Recentemente, um escritor português famoso, José Cardoso Pires, deixou o seu testemunho no livro «De Profundis, Valsa Lenta». Mas a literatura já nos tinha deixado um interessante livro do romancista checo Milan Kundera (1929- ) sobre «A Imortalidade», onde analisa alguns autores, como Goethe, que viveram mais obcecados com o tema da morte e da imortalidade.
O teólogo erudito Leonardo Boff escreveu em «Vida para Além da Morte» um precioso livro com abundância de citações bíblicas, nomeadamente do «Velho Testamento». E se há fontes onde a informação fundamental jorra em caudal, é o Velho Testamento.
O obstáculo para aceder a essa informação, aí, é de outra ordem: descodificar os códigos que por motivos de competição religiosa se cristalizaram erroneamente. O Velho Testamento é o texto em que os tradutores/traidores têm actuado com mais ferocidade e pertinácia.
Um dos capítulos admiráveis e de leitura obrigatória dessa obra de Leonardo Boff diz respeito à escatologia e à apocalíptica, temas actualmente marcantes no comércio do oculto e que é preciso desmistificar. Leonardo Boff afirma: «Talvez nunca um tema se tenha prestado tanto à fantasia, às projecções mirabolantes e às manifestações arquetípicas do inconsciente do que esse: como será o fim do mundo? Por isso como em nenhum outro tema, devemos aplicar aqui o processo de desmitização.»
Tempo de falsas profecias, o fim da história, o fim do mundo, o fim da vida podem, mais do que a morte individual, polarizar energias muito mais fortes e agressivas do que o tema da morte individual.
Núcleo temático de extraordinário interesse em naturologia holística, o neo-profetismo e a apocaliptismo reinantes devem merecer, ao estudante, um momento de alguma reflexão crítica.

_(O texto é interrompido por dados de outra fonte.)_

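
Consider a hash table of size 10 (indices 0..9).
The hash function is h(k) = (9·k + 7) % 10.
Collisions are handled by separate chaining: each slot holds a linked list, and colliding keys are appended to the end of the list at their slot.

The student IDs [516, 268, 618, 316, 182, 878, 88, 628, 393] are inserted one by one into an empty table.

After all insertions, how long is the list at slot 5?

1

Insert 516: h=1, bucket 1 empty -> new chain.
Insert 268: h=9, bucket 9 empty -> new chain.
Insert 618: h=9, bucket 9 nonempty -> append to chain.
Insert 316: h=1, bucket 1 nonempty -> append to chain.
Insert 182: h=5, bucket 5 empty -> new chain.
Insert 878: h=9, bucket 9 nonempty -> append to chain.
Insert 88: h=9, bucket 9 nonempty -> append to chain.
Insert 628: h=9, bucket 9 nonempty -> append to chain.
Insert 393: h=4, bucket 4 empty -> new chain.
Final buckets:
0: _
1: 516 -> 316
2: _
3: _
4: 393
5: 182
6: _
7: _
8: _
9: 268 -> 618 -> 878 -> 88 -> 628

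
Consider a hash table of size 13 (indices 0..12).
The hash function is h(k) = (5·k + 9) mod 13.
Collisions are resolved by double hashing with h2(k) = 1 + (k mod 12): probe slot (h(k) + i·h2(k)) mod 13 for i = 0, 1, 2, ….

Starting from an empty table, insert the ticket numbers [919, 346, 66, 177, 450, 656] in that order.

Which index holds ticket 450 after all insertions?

919: h=2 => slot 2
346: h=10 => slot 10
66: h=1 => slot 1
177: h=10, h2=10, probe 10,7 => slot 7
450: h=10, h2=7, probe 10,4 => slot 4
656: h=0 => slot 0
Table: [656, 66, 919, ., 450, ., ., 177, ., ., 346, ., .]

4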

Ele deve principalmente poder distinguir, em matéria de tanta confusão, o trigo do joio.
Leonardo Boff é uma boa ajuda. E a verdadeira significação da palavra Apocalipse também: Revelação.
Quando o teólogo é bom, como Boff, vamos encontrar melhor informação sobre aquilo a que chamam morte, do que nas disciplinas positivas, experimentais e racionalistas das ciências particulares, seja a história ( Philipe Ariès), seja a sociologia (Edgar Morin), seja a psicanálise freudiana ( Leon S. Perez).
Mas também a Psicologia não escapou ao fascínio do tema: a vida depois da morte.
E o espiritismo ainda hoje se gaba de ter no seu historial homens que foram cientistas de nomeada, como o físico e químico William Crookes (1832-1919) e o filósofo norte-americano William James (1842-1919), duas interessantes personalidades que a actual psicologia transpessoal tem em muito boa conta.
Apesar de herético e perigoso para o establishment, William James começa a ser de novo aceite pela comunidade dos psicólogos. Entre nós, o Núcleo da Associação de Estudantes criado na Faculdade de Psicologia e de Ciências da Educação, tem ajudado a reabilitar o estudo científico daquilo que a ciência positivista relegou para o caixote do lixo: ou seja, o potencial infinito do ser humano que o cientifismo decapitou quase na totalidade.